Abrahamson: Domhnall is the sort of actor -- and it's not always the case -- who can step out of the immediate kind of experiential aspect of acting and he can talk about what the film is. Not just about his character, but about the global story. We talked about the idea of Faraday as, you know, there's that famous Spaghetti Western where the character is carrying nitroglycerin. He's carrying this explosive liquid and therefore he has to be really careful with everything he does in case it explodes. That was one image we used quite a lot: Domhnall is so contained and careful and repressed and buttoned up. Not because he's cold, but precisely because he's somehow subconsciously aware he has this terrible force in him. When he is angry, stuff starts to happen in the house. There's this symbiosis between him and "the thing."

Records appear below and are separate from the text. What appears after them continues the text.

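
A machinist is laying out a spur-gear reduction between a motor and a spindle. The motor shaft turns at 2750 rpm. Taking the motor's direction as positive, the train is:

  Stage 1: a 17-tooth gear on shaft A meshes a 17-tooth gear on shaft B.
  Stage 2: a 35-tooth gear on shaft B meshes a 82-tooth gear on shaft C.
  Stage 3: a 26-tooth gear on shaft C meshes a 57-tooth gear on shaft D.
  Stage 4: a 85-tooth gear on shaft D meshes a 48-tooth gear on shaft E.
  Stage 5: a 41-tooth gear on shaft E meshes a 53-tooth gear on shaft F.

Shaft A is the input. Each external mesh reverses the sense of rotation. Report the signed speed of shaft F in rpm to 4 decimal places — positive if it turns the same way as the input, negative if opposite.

-733.4509 rpm (opposite to input, |ω| = 733.4509 rpm)

Stage 1 [17T→17T]: ω = 2750.0000×17/17 = 2750.0000 rpm, dir flips to −; running = −2750.0000
Stage 2 [35T→82T]: ω = 2750.0000×35/82 = 1173.7805 rpm, dir flips to +; running = +1173.7805
Stage 3 [26T→57T]: ω = 1173.7805×26/57 = 535.4086 rpm, dir flips to −; running = −535.4086
Stage 4 [85T→48T]: ω = 535.4086×85/48 = 948.1195 rpm, dir flips to +; running = +948.1195
Stage 5 [41T→53T]: ω = 948.1195×41/53 = 733.4509 rpm, dir flips to −; running = −733.4509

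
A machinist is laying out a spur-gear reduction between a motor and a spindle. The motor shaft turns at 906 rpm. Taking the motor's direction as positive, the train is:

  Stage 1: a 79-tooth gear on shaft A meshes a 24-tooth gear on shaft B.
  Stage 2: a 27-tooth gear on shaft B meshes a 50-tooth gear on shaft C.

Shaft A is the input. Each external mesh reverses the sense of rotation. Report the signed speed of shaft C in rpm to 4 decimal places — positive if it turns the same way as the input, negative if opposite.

Stage 1 [79T→24T]: ω = 906.0000×79/24 = 2982.2500 rpm, dir flips to −; running = −2982.2500
Stage 2 [27T→50T]: ω = 2982.2500×27/50 = 1610.4150 rpm, dir flips to +; running = +1610.4150

+1610.4150 rpm (same as input, |ω| = 1610.4150 rpm)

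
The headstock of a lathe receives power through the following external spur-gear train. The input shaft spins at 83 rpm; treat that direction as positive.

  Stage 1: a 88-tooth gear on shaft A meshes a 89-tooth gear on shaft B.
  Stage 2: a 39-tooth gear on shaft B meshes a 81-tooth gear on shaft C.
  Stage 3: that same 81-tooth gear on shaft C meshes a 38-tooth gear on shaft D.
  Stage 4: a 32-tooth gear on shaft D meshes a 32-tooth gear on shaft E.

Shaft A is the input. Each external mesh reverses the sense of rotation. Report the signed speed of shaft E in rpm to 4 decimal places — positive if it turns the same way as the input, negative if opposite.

+84.2271 rpm (same as input, |ω| = 84.2271 rpm)

Stage 1 [88T→89T]: ω = 83.0000×88/89 = 82.0674 rpm, dir flips to −; running = −82.0674
Stage 2 [39T→81T]: ω = 82.0674×39/81 = 39.5139 rpm, dir flips to +; running = +39.5139
Stage 3 [81T→38T]: ω = 39.5139×81/38 = 84.2271 rpm, dir flips to −; running = −84.2271
Stage 4 [32T→32T]: ω = 84.2271×32/32 = 84.2271 rpm, dir flips to +; running = +84.2271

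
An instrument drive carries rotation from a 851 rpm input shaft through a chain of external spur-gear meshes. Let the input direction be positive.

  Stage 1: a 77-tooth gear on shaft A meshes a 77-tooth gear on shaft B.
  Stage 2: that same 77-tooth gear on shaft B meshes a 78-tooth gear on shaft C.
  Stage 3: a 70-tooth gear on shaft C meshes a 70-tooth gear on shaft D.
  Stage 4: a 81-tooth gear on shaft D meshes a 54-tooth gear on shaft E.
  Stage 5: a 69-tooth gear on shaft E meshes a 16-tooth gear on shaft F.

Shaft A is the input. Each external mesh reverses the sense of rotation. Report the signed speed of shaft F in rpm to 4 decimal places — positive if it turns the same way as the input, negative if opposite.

-5434.3305 rpm (opposite to input, |ω| = 5434.3305 rpm)

Stage 1 [77T→77T]: ω = 851.0000×77/77 = 851.0000 rpm, dir flips to −; running = −851.0000
Stage 2 [77T→78T]: ω = 851.0000×77/78 = 840.0897 rpm, dir flips to +; running = +840.0897
Stage 3 [70T→70T]: ω = 840.0897×70/70 = 840.0897 rpm, dir flips to −; running = −840.0897
Stage 4 [81T→54T]: ω = 840.0897×81/54 = 1260.1346 rpm, dir flips to +; running = +1260.1346
Stage 5 [69T→16T]: ω = 1260.1346×69/16 = 5434.3305 rpm, dir flips to −; running = −5434.3305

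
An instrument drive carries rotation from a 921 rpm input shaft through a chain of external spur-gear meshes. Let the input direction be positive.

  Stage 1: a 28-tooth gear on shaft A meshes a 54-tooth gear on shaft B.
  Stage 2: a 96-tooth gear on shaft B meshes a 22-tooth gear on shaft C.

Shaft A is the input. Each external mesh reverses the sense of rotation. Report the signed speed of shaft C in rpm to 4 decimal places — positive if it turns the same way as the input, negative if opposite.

+2083.8788 rpm (same as input, |ω| = 2083.8788 rpm)

Stage 1 [28T→54T]: ω = 921.0000×28/54 = 477.5556 rpm, dir flips to −; running = −477.5556
Stage 2 [96T→22T]: ω = 477.5556×96/22 = 2083.8788 rpm, dir flips to +; running = +2083.8788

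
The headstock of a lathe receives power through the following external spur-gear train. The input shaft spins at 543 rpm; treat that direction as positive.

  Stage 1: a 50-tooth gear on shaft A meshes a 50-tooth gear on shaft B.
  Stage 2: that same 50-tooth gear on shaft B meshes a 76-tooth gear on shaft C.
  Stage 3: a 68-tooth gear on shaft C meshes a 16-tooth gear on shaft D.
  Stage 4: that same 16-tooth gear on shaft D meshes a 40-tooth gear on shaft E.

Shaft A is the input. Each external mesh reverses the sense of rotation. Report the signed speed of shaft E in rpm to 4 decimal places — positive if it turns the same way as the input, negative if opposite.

Stage 1 [50T→50T]: ω = 543.0000×50/50 = 543.0000 rpm, dir flips to −; running = −543.0000
Stage 2 [50T→76T]: ω = 543.0000×50/76 = 357.2368 rpm, dir flips to +; running = +357.2368
Stage 3 [68T→16T]: ω = 357.2368×68/16 = 1518.2566 rpm, dir flips to −; running = −1518.2566
Stage 4 [16T→40T]: ω = 1518.2566×16/40 = 607.3026 rpm, dir flips to +; running = +607.3026

+607.3026 rpm (same as input, |ω| = 607.3026 rpm)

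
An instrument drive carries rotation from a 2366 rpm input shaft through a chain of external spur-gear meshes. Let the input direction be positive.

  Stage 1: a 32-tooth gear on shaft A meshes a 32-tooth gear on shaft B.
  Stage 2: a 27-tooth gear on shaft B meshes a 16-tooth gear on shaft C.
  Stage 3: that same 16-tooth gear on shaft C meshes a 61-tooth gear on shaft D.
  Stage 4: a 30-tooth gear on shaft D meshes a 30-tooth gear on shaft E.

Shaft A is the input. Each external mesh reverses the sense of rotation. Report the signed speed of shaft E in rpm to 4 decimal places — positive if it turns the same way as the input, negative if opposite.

+1047.2459 rpm (same as input, |ω| = 1047.2459 rpm)

Stage 1 [32T→32T]: ω = 2366.0000×32/32 = 2366.0000 rpm, dir flips to −; running = −2366.0000
Stage 2 [27T→16T]: ω = 2366.0000×27/16 = 3992.6250 rpm, dir flips to +; running = +3992.6250
Stage 3 [16T→61T]: ω = 3992.6250×16/61 = 1047.2459 rpm, dir flips to −; running = −1047.2459
Stage 4 [30T→30T]: ω = 1047.2459×30/30 = 1047.2459 rpm, dir flips to +; running = +1047.2459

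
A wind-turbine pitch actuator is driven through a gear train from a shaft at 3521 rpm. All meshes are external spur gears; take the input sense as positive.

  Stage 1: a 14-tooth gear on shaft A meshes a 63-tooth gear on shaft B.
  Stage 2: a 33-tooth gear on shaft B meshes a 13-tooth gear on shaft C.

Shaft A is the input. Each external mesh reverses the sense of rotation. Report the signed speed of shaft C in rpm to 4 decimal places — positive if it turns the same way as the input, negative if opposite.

+1986.2051 rpm (same as input, |ω| = 1986.2051 rpm)

Stage 1 [14T→63T]: ω = 3521.0000×14/63 = 782.4444 rpm, dir flips to −; running = −782.4444
Stage 2 [33T→13T]: ω = 782.4444×33/13 = 1986.2051 rpm, dir flips to +; running = +1986.2051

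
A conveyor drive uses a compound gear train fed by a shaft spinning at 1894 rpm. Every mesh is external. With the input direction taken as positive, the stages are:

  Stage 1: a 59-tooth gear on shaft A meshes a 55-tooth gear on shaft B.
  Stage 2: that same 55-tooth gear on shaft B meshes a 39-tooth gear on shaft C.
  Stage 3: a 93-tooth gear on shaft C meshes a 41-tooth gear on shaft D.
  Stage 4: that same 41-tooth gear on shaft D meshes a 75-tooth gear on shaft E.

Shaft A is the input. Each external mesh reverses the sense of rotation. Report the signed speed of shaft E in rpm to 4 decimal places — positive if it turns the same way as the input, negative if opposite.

Stage 1 [59T→55T]: ω = 1894.0000×59/55 = 2031.7455 rpm, dir flips to −; running = −2031.7455
Stage 2 [55T→39T]: ω = 2031.7455×55/39 = 2865.2821 rpm, dir flips to +; running = +2865.2821
Stage 3 [93T→41T]: ω = 2865.2821×93/41 = 6499.2983 rpm, dir flips to −; running = −6499.2983
Stage 4 [41T→75T]: ω = 6499.2983×41/75 = 3552.9497 rpm, dir flips to +; running = +3552.9497

+3552.9497 rpm (same as input, |ω| = 3552.9497 rpm)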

What's quite interesting was in the making [of the film], we sometimes pushed it much further and we would show more of this anger in him. It felt to me -- and working with Nathan Nugent, this editor that I love -- that the film lived better the more delicate you are with those elements. Because you need to stay with him as a character for as long as possible.

Did you think about the happenings in the house in a similar way?

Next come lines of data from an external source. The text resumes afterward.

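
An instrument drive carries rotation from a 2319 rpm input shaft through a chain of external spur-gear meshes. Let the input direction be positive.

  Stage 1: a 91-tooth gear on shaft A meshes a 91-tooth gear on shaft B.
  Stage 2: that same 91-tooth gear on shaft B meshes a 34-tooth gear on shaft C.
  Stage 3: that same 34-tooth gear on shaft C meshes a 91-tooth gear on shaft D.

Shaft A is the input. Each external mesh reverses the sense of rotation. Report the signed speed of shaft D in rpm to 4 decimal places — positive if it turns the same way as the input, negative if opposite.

-2319.0000 rpm (opposite to input, |ω| = 2319.0000 rpm)

Stage 1 [91T→91T]: ω = 2319.0000×91/91 = 2319.0000 rpm, dir flips to −; running = −2319.0000
Stage 2 [91T→34T]: ω = 2319.0000×91/34 = 6206.7353 rpm, dir flips to +; running = +6206.7353
Stage 3 [34T→91T]: ω = 6206.7353×34/91 = 2319.0000 rpm, dir flips to −; running = −2319.0000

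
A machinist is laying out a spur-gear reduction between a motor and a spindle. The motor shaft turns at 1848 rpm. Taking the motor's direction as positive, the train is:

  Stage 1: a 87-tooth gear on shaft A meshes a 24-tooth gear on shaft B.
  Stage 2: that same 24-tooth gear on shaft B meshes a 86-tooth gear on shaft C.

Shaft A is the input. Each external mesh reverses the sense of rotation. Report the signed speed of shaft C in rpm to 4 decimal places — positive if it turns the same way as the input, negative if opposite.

+1869.4884 rpm (same as input, |ω| = 1869.4884 rpm)

Stage 1 [87T→24T]: ω = 1848.0000×87/24 = 6699.0000 rpm, dir flips to −; running = −6699.0000
Stage 2 [24T→86T]: ω = 6699.0000×24/86 = 1869.4884 rpm, dir flips to +; running = +1869.4884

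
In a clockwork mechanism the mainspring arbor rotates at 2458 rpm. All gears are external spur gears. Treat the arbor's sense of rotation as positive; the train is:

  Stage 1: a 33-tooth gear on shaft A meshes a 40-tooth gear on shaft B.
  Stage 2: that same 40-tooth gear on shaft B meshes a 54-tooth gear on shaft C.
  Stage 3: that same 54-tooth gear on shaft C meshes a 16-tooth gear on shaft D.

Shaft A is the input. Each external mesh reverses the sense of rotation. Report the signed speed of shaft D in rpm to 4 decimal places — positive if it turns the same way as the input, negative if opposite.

Stage 1 [33T→40T]: ω = 2458.0000×33/40 = 2027.8500 rpm, dir flips to −; running = −2027.8500
Stage 2 [40T→54T]: ω = 2027.8500×40/54 = 1502.1111 rpm, dir flips to +; running = +1502.1111
Stage 3 [54T→16T]: ω = 1502.1111×54/16 = 5069.6250 rpm, dir flips to −; running = −5069.6250

-5069.6250 rpm (opposite to input, |ω| = 5069.6250 rpm)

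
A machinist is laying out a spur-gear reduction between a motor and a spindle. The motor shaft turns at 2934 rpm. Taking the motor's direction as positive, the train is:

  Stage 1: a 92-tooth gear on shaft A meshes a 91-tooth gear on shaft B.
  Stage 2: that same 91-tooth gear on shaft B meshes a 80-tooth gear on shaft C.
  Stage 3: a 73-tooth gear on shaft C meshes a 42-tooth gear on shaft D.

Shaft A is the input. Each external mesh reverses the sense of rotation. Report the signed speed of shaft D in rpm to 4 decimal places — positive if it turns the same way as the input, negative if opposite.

-5864.5071 rpm (opposite to input, |ω| = 5864.5071 rpm)

Stage 1 [92T→91T]: ω = 2934.0000×92/91 = 2966.2418 rpm, dir flips to −; running = −2966.2418
Stage 2 [91T→80T]: ω = 2966.2418×91/80 = 3374.1000 rpm, dir flips to +; running = +3374.1000
Stage 3 [73T→42T]: ω = 3374.1000×73/42 = 5864.5071 rpm, dir flips to −; running = −5864.5071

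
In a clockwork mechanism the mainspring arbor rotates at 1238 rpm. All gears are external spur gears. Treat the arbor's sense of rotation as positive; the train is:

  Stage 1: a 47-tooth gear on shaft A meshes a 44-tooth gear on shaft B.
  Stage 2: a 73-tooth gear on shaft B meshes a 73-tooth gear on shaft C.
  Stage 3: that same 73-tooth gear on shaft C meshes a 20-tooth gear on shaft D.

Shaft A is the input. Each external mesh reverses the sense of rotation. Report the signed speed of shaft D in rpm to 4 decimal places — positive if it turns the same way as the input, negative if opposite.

Stage 1 [47T→44T]: ω = 1238.0000×47/44 = 1322.4091 rpm, dir flips to −; running = −1322.4091
Stage 2 [73T→73T]: ω = 1322.4091×73/73 = 1322.4091 rpm, dir flips to +; running = +1322.4091
Stage 3 [73T→20T]: ω = 1322.4091×73/20 = 4826.7932 rpm, dir flips to −; running = −4826.7932

-4826.7932 rpm (opposite to input, |ω| = 4826.7932 rpm)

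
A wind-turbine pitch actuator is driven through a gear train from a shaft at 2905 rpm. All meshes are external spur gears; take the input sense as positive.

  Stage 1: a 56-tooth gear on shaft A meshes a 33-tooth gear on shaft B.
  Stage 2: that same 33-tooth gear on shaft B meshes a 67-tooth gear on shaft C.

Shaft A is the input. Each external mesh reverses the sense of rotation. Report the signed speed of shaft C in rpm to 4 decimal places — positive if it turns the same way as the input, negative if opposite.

Stage 1 [56T→33T]: ω = 2905.0000×56/33 = 4929.6970 rpm, dir flips to −; running = −4929.6970
Stage 2 [33T→67T]: ω = 4929.6970×33/67 = 2428.0597 rpm, dir flips to +; running = +2428.0597

+2428.0597 rpm (same as input, |ω| = 2428.0597 rpm)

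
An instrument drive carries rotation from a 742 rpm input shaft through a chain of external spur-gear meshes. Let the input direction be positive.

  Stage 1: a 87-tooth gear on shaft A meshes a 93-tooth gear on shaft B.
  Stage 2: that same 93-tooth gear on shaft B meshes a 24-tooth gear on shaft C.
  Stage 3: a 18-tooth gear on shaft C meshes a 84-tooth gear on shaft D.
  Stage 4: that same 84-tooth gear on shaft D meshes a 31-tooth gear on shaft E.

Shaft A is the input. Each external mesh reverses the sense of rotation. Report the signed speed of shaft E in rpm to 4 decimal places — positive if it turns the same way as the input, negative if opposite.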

Abrahamson: The thing about the book is, because you are listening to the story through Faraday's narration, you're seeing what the fire is like because Rod tells Faraday. It means you can sit with the book and go, maybe it wasn't like that at all. So the delicate and difficult thing in the film is, if you're going to show it, and you show it full tilt as Rod describes it, then all questions are answered. It's always point of view that's the hardest thing to deal with in going from literature to film. The presumption of objectivity in film -- namely, you turn on the camera and there it is -- means you've got to work hard to hide in a different way. What was funny was showing Domhnall the film. He's amazing in the film, but there's loads of material where he was allowed off the leash, you know? We were very sparing with our use of that in the end.

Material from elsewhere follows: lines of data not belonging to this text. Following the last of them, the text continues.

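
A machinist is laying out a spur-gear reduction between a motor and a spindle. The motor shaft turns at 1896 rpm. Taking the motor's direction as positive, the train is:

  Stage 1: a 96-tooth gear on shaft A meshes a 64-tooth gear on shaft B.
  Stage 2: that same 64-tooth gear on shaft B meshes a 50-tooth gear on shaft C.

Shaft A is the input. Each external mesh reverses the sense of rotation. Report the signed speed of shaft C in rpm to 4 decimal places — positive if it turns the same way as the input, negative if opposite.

+3640.3200 rpm (same as input, |ω| = 3640.3200 rpm)

Stage 1 [96T→64T]: ω = 1896.0000×96/64 = 2844.0000 rpm, dir flips to −; running = −2844.0000
Stage 2 [64T→50T]: ω = 2844.0000×64/50 = 3640.3200 rpm, dir flips to +; running = +3640.3200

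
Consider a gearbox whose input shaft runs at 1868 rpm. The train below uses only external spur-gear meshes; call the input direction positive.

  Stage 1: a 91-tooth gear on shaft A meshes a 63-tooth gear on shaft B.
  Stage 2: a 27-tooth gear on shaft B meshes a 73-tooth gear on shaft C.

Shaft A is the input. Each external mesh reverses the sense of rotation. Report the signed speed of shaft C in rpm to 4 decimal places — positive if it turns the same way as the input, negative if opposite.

+997.9726 rpm (same as input, |ω| = 997.9726 rpm)

Stage 1 [91T→63T]: ω = 1868.0000×91/63 = 2698.2222 rpm, dir flips to −; running = −2698.2222
Stage 2 [27T→73T]: ω = 2698.2222×27/73 = 997.9726 rpm, dir flips to +; running = +997.9726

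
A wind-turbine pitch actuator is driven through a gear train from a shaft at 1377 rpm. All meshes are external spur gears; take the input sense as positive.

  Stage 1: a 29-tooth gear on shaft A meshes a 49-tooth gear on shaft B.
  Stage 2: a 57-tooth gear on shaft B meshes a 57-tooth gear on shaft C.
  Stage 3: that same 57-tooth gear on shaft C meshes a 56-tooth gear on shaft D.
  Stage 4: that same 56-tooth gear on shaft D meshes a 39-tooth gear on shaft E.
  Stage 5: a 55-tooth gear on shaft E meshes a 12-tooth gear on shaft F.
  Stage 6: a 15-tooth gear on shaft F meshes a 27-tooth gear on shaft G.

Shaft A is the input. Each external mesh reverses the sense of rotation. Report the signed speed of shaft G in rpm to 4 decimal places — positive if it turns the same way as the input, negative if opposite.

Stage 1 [29T→49T]: ω = 1377.0000×29/49 = 814.9592 rpm, dir flips to −; running = −814.9592
Stage 2 [57T→57T]: ω = 814.9592×57/57 = 814.9592 rpm, dir flips to +; running = +814.9592
Stage 3 [57T→56T]: ω = 814.9592×57/56 = 829.5120 rpm, dir flips to −; running = −829.5120
Stage 4 [56T→39T]: ω = 829.5120×56/39 = 1191.0942 rpm, dir flips to +; running = +1191.0942
Stage 5 [55T→12T]: ω = 1191.0942×55/12 = 5459.1817 rpm, dir flips to −; running = −5459.1817
Stage 6 [15T→27T]: ω = 5459.1817×15/27 = 3032.8787 rpm, dir flips to +; running = +3032.8787

+3032.8787 rpm (same as input, |ω| = 3032.8787 rpm)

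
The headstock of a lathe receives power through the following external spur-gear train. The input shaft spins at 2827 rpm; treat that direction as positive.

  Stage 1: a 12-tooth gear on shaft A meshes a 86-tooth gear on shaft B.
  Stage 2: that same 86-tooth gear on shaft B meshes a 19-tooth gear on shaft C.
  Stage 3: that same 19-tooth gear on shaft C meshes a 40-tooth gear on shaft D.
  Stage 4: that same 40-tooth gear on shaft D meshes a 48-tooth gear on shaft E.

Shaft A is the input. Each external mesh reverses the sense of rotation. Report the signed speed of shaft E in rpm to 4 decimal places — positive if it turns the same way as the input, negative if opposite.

Stage 1 [12T→86T]: ω = 2827.0000×12/86 = 394.4651 rpm, dir flips to −; running = −394.4651
Stage 2 [86T→19T]: ω = 394.4651×86/19 = 1785.4737 rpm, dir flips to +; running = +1785.4737
Stage 3 [19T→40T]: ω = 1785.4737×19/40 = 848.1000 rpm, dir flips to −; running = −848.1000
Stage 4 [40T→48T]: ω = 848.1000×40/48 = 706.7500 rpm, dir flips to +; running = +706.7500

+706.7500 rpm (same as input, |ω| = 706.7500 rpm)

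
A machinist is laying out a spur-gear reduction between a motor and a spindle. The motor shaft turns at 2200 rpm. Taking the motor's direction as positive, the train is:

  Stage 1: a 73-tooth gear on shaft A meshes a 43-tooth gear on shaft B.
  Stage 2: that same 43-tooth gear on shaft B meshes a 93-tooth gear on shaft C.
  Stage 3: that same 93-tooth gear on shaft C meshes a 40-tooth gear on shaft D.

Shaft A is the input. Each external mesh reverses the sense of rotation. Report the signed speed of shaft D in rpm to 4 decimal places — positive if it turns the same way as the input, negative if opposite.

Stage 1 [73T→43T]: ω = 2200.0000×73/43 = 3734.8837 rpm, dir flips to −; running = −3734.8837
Stage 2 [43T→93T]: ω = 3734.8837×43/93 = 1726.8817 rpm, dir flips to +; running = +1726.8817
Stage 3 [93T→40T]: ω = 1726.8817×93/40 = 4015.0000 rpm, dir flips to −; running = −4015.0000

-4015.0000 rpm (opposite to input, |ω| = 4015.0000 rpm)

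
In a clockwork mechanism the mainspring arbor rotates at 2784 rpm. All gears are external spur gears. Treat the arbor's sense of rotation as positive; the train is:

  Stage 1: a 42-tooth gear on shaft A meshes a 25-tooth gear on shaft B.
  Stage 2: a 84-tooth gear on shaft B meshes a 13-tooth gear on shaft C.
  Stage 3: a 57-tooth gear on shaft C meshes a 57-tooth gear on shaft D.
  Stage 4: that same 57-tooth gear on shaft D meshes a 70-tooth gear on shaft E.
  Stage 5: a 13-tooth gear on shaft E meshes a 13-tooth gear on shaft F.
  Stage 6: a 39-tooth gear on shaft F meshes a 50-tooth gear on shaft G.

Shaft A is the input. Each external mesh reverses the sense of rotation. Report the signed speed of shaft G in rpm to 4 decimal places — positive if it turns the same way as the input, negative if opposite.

+19194.9005 rpm (same as input, |ω| = 19194.9005 rpm)

Stage 1 [42T→25T]: ω = 2784.0000×42/25 = 4677.1200 rpm, dir flips to −; running = −4677.1200
Stage 2 [84T→13T]: ω = 4677.1200×84/13 = 30221.3908 rpm, dir flips to +; running = +30221.3908
Stage 3 [57T→57T]: ω = 30221.3908×57/57 = 30221.3908 rpm, dir flips to −; running = −30221.3908
Stage 4 [57T→70T]: ω = 30221.3908×57/70 = 24608.8468 rpm, dir flips to +; running = +24608.8468
Stage 5 [13T→13T]: ω = 24608.8468×13/13 = 24608.8468 rpm, dir flips to −; running = −24608.8468
Stage 6 [39T→50T]: ω = 24608.8468×39/50 = 19194.9005 rpm, dir flips to +; running = +19194.9005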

Did you have any pressures from the studio or anyone else about making it more of a horror?
Abrahamson: 
I think there probably were voices saying that, but never disrespectfully or aggressively. Because I think it would be an easier film to market. Everybody knows how to market that film. But we didn't shoot it like that, and the story is not like that. And I said from the very beginning, "You know guys, I'm not making a genre film." I'm usually the one going, "Are you sure you want to fund this film? Because this is what I want to do. Are you aware of the sorts of films that I make? This is not Downton Abbey with scares. It's something else." I think the important thing in getting it to audiences is just to say to them: Don't go in looking for jump scares or horror moments. If you go in with that in mind, I think what the film does is more interesting.